Sunday, 11 May 2008
Sebastiao Salgado
In 1984 Sebastiao Salgado began a fifteen-month project of photographing the Sahel region of Africa in the countries of Chad, Ethiopia, Mali and Sudan, where approximately one million people died from extreme malnutrition. Working with the humanitarian organization Medecins Sans Frontieres, Salgado documented the enormous suffering and the great dignity of the refugees. Since then he has showed in different projects how human beings struggle because of military conflict, poverty, famine, overpopulation and other form of catastrophe.
Salgado explains: “ With documentary photography the difference is that the photographer must have a big concern, you must have a big ideological affinity with the subject you will be shooting, because if you don’t, you cannot remain sincere and empathetic for long. You must strongly identify with the subject”
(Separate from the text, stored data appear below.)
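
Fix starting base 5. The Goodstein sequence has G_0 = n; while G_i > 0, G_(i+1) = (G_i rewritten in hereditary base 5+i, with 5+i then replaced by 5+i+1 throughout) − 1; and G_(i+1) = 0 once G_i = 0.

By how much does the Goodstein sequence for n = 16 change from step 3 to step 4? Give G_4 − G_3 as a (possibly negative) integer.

1

i=0: 16 = 3·5 + 1 (b=5); 5→6: 3·6 + 1 = 19; 19−1 = 18
i=1: 18 = 3·6 (b=6); 6→7: 3·7 = 21; 21−1 = 20
i=2: 20 = 2·7 + 6 (b=7); 7→8: 2·8 + 6 = 22; 22−1 = 21
i=3: 21 = 2·8 + 5 (b=8); 8→9: 2·9 + 5 = 23; 23−1 = 22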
Salgado’s body of work is one of the most exciting and inspirational for me so I am thinking already about the essay title number 9 “ Sebastiao Salgado weakens the force of his message by the sheer beauty of his images”. It raise very important issues about the nature of concerned photography and it questions whether Salgado’s photographs undermine rather than dignify his subjects and his intentions of social awareness and change. Also very interesting and worth researching are the issues of curatorial practice in presenting documentary photography as art, and the use of visual quality and aesthetic beauty as hook to audiences.